Il capretto Pongo, ritrovato a Stromboli nel dicembre 2025 con le zampe posteriori fratturate, ha trovato una casa definitiva e un affetto duraturo. L'animale è stato infatti affidato in via temporanea al pescatore Giacomino Utano, l'uomo che lo aveva soccorso insieme alla figlia e alla nipotina. La decisione, formalizzata il 17 settembre 2026 a Lipari, è contenuta in una determina firmata dal sindaco di Lipari, Riccardo Gullo.

Pongo, che all'epoca del ritrovamento aveva circa otto mesi, era stato rinvenuto sull'isola di Stromboli in condizioni critiche.
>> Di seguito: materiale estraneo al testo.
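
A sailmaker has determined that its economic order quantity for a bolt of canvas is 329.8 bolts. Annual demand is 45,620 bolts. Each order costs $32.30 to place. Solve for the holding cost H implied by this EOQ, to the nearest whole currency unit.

Invert the EOQ relation Q*² = 2DS/H.
From Q* = √(2DS/H): H = 2DS / Q*² = 2 × 45,620 × 32.3 / 329.8² = 27.0948.

H ≈ $27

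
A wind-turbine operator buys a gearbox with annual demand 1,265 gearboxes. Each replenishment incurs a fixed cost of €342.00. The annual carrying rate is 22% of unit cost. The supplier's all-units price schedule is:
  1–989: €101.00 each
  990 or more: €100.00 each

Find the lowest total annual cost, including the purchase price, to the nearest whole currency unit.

Holding cost per unit per year at price C is H = 0.22·C.
Evaluate total cost at each tier's feasible EOQ or, if the EOQ is below the tier, at the tier's minimum quantity.
EOQ at €101.00 = 197.3 (feasible in tier 1): TC = 1,265×€101.00 + (1,265/197.3)×342 + (197.3/2)×0.22×€101.00 = €132,149.76.
EOQ at €100.00 = 198.3 < 990, so use break Q=990: TC = 1,265×€100.00 + (1,265/990.0)×342 + (990.0/2)×0.22×€100.00 = €137,827.00.
Lowest total cost among the candidates is at Q = 197.3.

TC* ≈ €132,150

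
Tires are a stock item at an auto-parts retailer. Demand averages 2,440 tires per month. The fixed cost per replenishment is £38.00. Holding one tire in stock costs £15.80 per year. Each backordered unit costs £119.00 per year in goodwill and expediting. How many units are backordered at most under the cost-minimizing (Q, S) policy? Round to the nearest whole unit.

S* ≈ 47 tires

Annual demand D = 2,440 × 12 = 29,280.
With planned backorders, Q* = √(2DS/H) · √((H+B)/B).
√(2DS/H) = √(2 × 29,280 × 38 / 15.8) = 375.287.
√((H+B)/B) = √((15.8+119)/119) = 1.0643.
Q* ≈ 399.425.
S* = Q* · H/(H+B) = 399.425 × 15.8/134.8 ≈ 46.817.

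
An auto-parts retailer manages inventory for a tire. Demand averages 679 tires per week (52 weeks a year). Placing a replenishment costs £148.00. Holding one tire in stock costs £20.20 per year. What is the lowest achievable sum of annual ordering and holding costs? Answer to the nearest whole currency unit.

Annual demand D = 679 × 52 = 35,308.
Q* = √(2DS/H) = √(2 × 35,308 × 148 / 20.2) ≈ 719.29.
At Q*, ordering cost (D/Q*)S equals holding cost (Q*/2)H, each = √(DSH/2).
Minimum total = √(2DSH) = √(2 × 35,308 × 148 × 20.2) ≈ 14529.749.

TC* ≈ £14,530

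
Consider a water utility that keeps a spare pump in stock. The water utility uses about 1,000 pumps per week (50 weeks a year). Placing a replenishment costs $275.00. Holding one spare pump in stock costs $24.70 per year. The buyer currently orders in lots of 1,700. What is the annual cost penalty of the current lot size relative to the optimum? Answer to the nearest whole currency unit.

Extra cost ≈ $3,021 per year

Annual demand D = 1,000 × 50 = 50,000.
EOQ = √(2DS/H) = √(2 × 50,000 × 275 / 24.7) ≈ 1055.16.
Cost at Q* = (D/Q*)S + (Q*/2)H = √(2DSH) ≈ $26,062.43.
Cost at Q = 1,700: (50,000/1,700)×275 + (1,700/2)×24.7 = $8,088.24 + $20,995.00 = $29,083.24.
Excess = $29,083.24 − $26,062.43 = $3,020.81.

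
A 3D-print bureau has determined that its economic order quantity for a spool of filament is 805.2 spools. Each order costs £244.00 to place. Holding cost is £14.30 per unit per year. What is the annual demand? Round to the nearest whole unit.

D ≈ 18,999 spools per year

Invert the EOQ relation Q*² = 2DS/H.
From Q* = √(2DS/H): D = Q*²H / (2S) = 805.2² × 14.3 / (2 × 244) = 18998.694.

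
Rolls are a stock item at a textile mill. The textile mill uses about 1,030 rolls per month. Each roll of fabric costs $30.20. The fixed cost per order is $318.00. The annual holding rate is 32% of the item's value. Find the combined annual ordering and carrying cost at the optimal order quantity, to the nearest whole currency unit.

Annual demand D = 1,030 × 12 = 12,360.
Holding cost H = 0.32 × $30.20 = $9.6640 per unit per year.
EOQ = √(2DS/H) = √(2 × 12,360 × 318 / 9.664) ≈ 901.90.
At the optimum the two cost components are equal, so total cost = 2·(Q*/2)H = Q*·H.
Minimum total = √(2DSH) = √(2 × 12,360 × 318 × 9.664) ≈ 8715.981.

TC* ≈ $8,716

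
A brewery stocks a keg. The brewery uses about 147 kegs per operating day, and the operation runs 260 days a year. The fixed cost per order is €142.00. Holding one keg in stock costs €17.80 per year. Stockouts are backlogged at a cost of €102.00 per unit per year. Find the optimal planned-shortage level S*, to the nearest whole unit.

S* ≈ 126 kegs

Annual demand D = 147 × 260 = 38,220.
With planned backorders, Q* = √(2DS/H) · √((H+B)/B).
√(2DS/H) = √(2 × 38,220 × 142 / 17.8) = 780.898.
√((H+B)/B) = √((17.8+102)/102) = 1.0837.
Q* ≈ 846.297.
S* = Q* · H/(H+B) = 846.297 × 17.8/119.8 ≈ 125.744.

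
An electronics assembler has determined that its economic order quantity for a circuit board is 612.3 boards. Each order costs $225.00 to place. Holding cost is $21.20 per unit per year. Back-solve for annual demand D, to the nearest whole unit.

Invert the EOQ relation Q*² = 2DS/H.
From Q* = √(2DS/H): D = Q*²H / (2S) = 612.3² × 21.2 / (2 × 225) = 17662.487.

D ≈ 17,662 boards per year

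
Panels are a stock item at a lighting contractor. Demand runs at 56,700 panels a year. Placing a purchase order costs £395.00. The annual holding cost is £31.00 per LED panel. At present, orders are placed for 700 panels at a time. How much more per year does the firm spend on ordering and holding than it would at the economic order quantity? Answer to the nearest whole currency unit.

Extra cost ≈ £5,581 per year

EOQ = √(2DS/H) = √(2 × 56,700 × 395 / 31) ≈ 1202.05.
Cost at Q* = (D/Q*)S + (Q*/2)H = √(2DSH) ≈ £37,263.70.
Cost at Q = 700: (56,700/700)×395 + (700/2)×31 = £31,995.00 + £10,850.00 = £42,845.00.
Excess = £42,845.00 − £37,263.70 = £5,581.30.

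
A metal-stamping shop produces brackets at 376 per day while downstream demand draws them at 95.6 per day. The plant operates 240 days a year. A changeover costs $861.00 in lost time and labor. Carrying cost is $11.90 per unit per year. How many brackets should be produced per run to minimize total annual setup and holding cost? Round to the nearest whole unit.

Annual demand D = 95.6 × 240 = 22,944.
Production build-up factor (1 − d/p) = 1 − 95.6/376 = 0.7457.
Q* = √(2DS / (H(1 − d/p))) = √(2 × 22,944 × 861 / (11.9 × 0.7457)).
= √(39,509,568 / 8.8744) ≈ 2110.001.

Q* ≈ 2,110 brackets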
Dopo il provvidenziale intervento di soccorso della famiglia Utano, il capretto era stato sottoposto a un intervento chirurgico riuscito, sostenuto anche grazie al contributo economico dell'amministrazione comunale di Lipari. Questo provvedimento amministrativo sancisce l'affidamento formale e temporaneo al pescatore che si è preso cura di lui fin dal momento del recupero.

Le condizioni per l'affidamento di Pongo

L'affidamento di Pongo a Giacomino Utano è vincolato a precise condizioni volte a garantire il benessere dell'animale. Il pescatore dovrà assicurare adeguate condizioni igienico-sanitarie, spazi idonei alla sua sistemazione, una corretta e costante alimentazione e la necessaria assistenza veterinaria.

La custodia dovrà quindi rispettare pienamente i bisogni di Pongo, garantendo continuità nelle cure e nell'ambiente in cui vive.

La scelta del Comune di Lipari è stata fortemente influenzata dal solido legame affettivo che si è creato tra il capretto e la famiglia Utano. Nel provvedimento viene esplicitamente richiamato il rapporto instauratosi durante il periodo successivo al soccorso, sottolineando come la famiglia garantisca il benessere e le cure necessarie a Pongo.

Un altro fattore determinante nella decisione è stato il rischio legato a un eventuale spostamento dell'animale. Il Comune ha infatti evidenziato che “un trasferimento improvviso potrebbe provocare all'animale un grave stress psico-fisico”.

L'affidamento temporaneo consente quindi a Pongo di rimanere nell'ambiente familiare che lo ha accolto e seguito dopo il suo ritrovamento a Stromboli.

Pongo: un animale d'affezione, non da reddito

Un aspetto fondamentale dell'affidamento riguarda la classificazione ufficiale di Pongo. Il capretto è stato infatti riconosciuto come animale non destinato alla produzione alimentare. Questa importante classificazione preclude in modo assoluto e permanente la sua macellazione, la riproduzione a fini commerciali e la commercializzazione delle sue carni o derivati. Pongo è a tutti gli effetti considerato un animale d'affezione, destinato a vivere una vita serena e protetta.